The month-long project along a stretch of about 2.5 miles will remove trees that are leaning or hanging over the highway. But other trees – a mix of oaks, pines and maples – that are within 30 feet of the center line of the two southbound lanes will also be cut, said Miles Arnott, vice president of horticulture at Brookgreen.
He started working with DOT last year to identify the trees that would be removed.
“We contacted them knowing that we had issues,” Arnott said. Those were exacerbated by storms last year, including a microburst that caused extensive damage to the sculpture garden.
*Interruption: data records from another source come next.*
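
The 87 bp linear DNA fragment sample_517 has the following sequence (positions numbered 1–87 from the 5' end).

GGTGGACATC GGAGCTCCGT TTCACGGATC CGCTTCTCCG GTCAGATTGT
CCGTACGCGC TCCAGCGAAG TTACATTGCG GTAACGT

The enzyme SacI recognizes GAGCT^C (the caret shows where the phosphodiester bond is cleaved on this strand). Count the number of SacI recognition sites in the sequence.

GAGCTC occurs starting at position 12.
SacI cuts at 1 site.

1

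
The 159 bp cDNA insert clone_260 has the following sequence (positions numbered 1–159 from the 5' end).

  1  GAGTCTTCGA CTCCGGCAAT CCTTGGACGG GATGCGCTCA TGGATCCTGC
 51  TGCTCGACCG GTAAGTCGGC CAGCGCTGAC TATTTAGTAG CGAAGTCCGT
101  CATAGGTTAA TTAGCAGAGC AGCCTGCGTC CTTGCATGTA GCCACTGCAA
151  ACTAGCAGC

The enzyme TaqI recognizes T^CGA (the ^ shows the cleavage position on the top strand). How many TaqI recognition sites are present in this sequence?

2

TCGA occurs starting at positions 7, 54.
TaqI cuts at 2 sites.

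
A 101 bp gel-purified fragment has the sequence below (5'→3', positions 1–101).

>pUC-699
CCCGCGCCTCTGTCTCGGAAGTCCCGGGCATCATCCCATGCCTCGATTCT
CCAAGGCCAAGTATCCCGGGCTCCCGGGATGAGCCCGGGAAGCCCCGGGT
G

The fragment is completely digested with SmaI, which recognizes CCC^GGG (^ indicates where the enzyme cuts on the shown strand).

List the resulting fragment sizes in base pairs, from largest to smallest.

SmaI sites (CCCGGG) start at positions 23, 65, 73, 84, 94.
SmaI cuts after base 3 of each site, so after positions 25, 67, 75, 86, 96.
Linear molecule, 5 cuts → 6 fragments:
  1–25 → 25 bp
  26–67 → 42 bp
  68–75 → 8 bp
  76–86 → 11 bp
  87–96 → 10 bp
  97–101 → 5 bp
Sorted largest to smallest: 42, 25, 11, 10, 8, 5 bp.

42, 25, 11, 10, 8, 5 bp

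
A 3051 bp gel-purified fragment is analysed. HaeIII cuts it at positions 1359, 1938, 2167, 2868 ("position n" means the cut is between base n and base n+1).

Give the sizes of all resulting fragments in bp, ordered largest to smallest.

1359, 701, 579, 229, 183 bp

Linear molecule, 4 cuts → 5 fragments:
  1359 − 0 = 1359 bp
  1938 − 1359 = 579 bp
  2167 − 1938 = 229 bp
  2868 − 2167 = 701 bp
  3051 − 2868 = 183 bp
Sorted largest to smallest: 1359, 701, 579, 229, 183 bp.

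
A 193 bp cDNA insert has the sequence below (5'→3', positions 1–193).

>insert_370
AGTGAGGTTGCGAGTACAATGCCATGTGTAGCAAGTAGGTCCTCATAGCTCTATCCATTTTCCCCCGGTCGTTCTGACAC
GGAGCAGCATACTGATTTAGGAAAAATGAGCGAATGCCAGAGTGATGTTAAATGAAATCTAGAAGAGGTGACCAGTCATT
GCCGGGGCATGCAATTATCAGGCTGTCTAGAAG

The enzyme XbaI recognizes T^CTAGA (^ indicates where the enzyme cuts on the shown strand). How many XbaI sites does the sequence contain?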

There have been instances where trees have fallen in the highway, said Lauren Joseph, vice president of marketing at Brookgreen.
“It’s absolutely a safety issue,” she said.
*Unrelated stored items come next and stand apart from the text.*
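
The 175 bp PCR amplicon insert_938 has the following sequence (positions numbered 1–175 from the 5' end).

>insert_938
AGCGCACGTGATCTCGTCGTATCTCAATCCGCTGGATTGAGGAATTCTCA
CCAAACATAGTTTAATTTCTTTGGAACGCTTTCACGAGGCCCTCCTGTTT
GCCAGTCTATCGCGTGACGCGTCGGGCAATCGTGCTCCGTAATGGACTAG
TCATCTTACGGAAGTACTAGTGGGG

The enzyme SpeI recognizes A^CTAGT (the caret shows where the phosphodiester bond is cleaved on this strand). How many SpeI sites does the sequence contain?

ACTAGT occurs starting at positions 146, 166.
SpeI cuts at 2 sites.

2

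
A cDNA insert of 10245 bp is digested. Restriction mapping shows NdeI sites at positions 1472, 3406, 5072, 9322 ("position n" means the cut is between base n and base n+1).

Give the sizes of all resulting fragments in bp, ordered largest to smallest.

4250, 1934, 1666, 1472, 923 bp

Linear molecule, 4 cuts → 5 fragments:
  1472 − 0 = 1472 bp
  3406 − 1472 = 1934 bp
  5072 − 3406 = 1666 bp
  9322 − 5072 = 4250 bp
  10245 − 9322 = 923 bp
Sorted largest to smallest: 4250, 1934, 1666, 1472, 923 bp.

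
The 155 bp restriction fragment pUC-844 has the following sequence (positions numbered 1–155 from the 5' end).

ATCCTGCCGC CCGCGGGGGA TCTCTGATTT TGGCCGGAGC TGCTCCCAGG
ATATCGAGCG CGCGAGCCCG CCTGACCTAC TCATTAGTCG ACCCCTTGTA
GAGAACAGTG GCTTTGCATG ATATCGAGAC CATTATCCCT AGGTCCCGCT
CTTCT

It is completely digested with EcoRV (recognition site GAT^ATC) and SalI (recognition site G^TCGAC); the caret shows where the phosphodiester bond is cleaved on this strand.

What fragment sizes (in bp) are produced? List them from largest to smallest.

EcoRV sites (GATATC) start at positions 50, 120.
EcoRV cuts after base 3 of each site, so after positions 52, 122.
The SalI site (GTCGAC) starts at position 87.
SalI cuts after the first base of each site, so after position 87.
Combined cut positions: 52, 87, 122.
Linear molecule, 3 cuts → 4 fragments:
  1–52 → 52 bp
  53–87 → 35 bp
  88–122 → 35 bp
  123–155 → 33 bp
Sorted largest to smallest: 52, 35, 35, 33 bp.

52, 35, 35, 33 bp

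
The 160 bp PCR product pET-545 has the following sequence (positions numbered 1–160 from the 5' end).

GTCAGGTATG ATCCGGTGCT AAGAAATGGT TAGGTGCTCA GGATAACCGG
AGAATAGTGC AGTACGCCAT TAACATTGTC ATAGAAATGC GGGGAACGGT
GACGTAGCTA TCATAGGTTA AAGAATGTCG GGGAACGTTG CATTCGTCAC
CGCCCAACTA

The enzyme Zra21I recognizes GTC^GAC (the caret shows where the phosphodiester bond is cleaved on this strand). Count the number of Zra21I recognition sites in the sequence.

No occurrence of GTCGAC is present in the sequence.
Zra21I does not cut: 0 sites.

0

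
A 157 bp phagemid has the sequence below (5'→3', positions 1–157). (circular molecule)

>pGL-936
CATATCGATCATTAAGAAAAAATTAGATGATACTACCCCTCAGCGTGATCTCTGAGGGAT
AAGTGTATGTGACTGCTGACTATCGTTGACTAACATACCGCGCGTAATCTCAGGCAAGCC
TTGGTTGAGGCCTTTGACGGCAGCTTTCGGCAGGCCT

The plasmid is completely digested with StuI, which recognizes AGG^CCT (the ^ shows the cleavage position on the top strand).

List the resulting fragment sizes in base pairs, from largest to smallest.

133, 24 bp

StuI sites (AGGCCT) start at positions 128, 152.
StuI cuts after base 3 of each site, so after positions 130, 154.
Circular molecule, 2 cuts → 2 fragments:
  131–154 → 24 bp
  155–157 then 1–130 → 3 + 130 = 133 bp
Sorted largest to smallest: 133, 24 bp.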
The work won’t affect the trees, primarily live oaks, that are part of the landscaped entrance to Brookgreen. “They are under instructions not to cut those,” Arnott said. Any stray limbs will be handled by Brookgreen’s arborists.
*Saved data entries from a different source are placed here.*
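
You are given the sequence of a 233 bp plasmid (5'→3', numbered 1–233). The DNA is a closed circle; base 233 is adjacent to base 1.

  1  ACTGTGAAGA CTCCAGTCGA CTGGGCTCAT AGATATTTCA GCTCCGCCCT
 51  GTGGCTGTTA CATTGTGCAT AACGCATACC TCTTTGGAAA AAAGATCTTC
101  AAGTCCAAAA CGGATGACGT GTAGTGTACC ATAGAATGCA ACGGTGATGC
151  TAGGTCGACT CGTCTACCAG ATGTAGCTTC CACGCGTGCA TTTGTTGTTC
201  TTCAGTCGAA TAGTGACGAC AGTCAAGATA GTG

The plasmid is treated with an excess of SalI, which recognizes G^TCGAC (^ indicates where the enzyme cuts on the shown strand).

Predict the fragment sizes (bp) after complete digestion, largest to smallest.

138, 95 bp

SalI sites (GTCGAC) start at positions 16, 154.
SalI cuts after the first base of each site, so after positions 16, 154.
Circular molecule, 2 cuts → 2 fragments:
  17–154 → 138 bp
  155–233 then 1–16 → 79 + 16 = 95 bp
Sorted largest to smallest: 138, 95 bp.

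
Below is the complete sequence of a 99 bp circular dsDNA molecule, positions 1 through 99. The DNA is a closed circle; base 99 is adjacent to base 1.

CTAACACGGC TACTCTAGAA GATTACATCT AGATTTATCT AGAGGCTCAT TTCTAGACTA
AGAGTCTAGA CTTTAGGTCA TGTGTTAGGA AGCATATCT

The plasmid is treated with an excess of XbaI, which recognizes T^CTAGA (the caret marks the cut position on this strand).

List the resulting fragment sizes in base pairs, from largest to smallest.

48, 14, 14, 13, 10 bp

XbaI sites (TCTAGA) start at positions 14, 28, 38, 52, 65.
XbaI cuts after the first base of each site, so after positions 14, 28, 38, 52, 65.
Circular molecule, 5 cuts → 5 fragments:
  15–28 → 14 bp
  29–38 → 10 bp
  39–52 → 14 bp
  53–65 → 13 bp
  66–99 then 1–14 → 34 + 14 = 48 bp
Sorted largest to smallest: 48, 14, 14, 13, 10 bp.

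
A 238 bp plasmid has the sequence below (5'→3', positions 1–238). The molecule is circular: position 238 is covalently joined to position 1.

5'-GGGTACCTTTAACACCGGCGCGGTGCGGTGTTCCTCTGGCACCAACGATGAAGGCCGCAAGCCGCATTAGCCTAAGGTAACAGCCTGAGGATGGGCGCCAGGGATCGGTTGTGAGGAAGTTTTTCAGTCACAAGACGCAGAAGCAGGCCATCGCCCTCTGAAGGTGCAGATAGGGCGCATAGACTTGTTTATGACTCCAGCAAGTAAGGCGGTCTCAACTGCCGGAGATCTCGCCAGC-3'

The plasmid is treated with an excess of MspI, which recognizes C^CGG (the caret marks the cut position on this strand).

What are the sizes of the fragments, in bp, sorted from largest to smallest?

207, 31 bp

MspI sites (CCGG) start at positions 15, 222.
MspI cuts after the first base of each site, so after positions 15, 222.
Circular molecule, 2 cuts → 2 fragments:
  16–222 → 207 bp
  223–238 then 1–15 → 16 + 15 = 31 bp
Sorted largest to smallest: 207, 31 bp.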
But some large oaks along the highway, some with branches that nearly span both southbound lanes, will disappear.
“For the most part, they’re all in rough shape,” Arnott said. “They can’t be saved.”
He made two trips along the project area, from just north of Wesley Road to just south of Sandy Island Road, with Timmy Britt, DOT’s resident engineer, to confirm the scope of the project.
At one large live oak, Arnott pointed to the dead wood on the trunk just below a limb that stretches over the highway. He said it made him nervous to stand underneath the limb.
“People don’t see that driving by at 70 miles an hour,” he said.
Joseph expects the sight of trees coming down will raise public concerns. When Brookgreen obtained a variance from Georgetown County in 2023 to cut four trees within the building envelope of a planned 10,000-square-foot conservatory, there were complaints.
“It is going to be slightly jarring to people,” Arnott said. “I understand that.”
But he pointed out that clearing the area close to the highway will benefit the next row of trees on the 7,000-acre tract, trees that are growing straight.
“This is one of those cases where you need to see the trees, not just the forest,” Joseph said.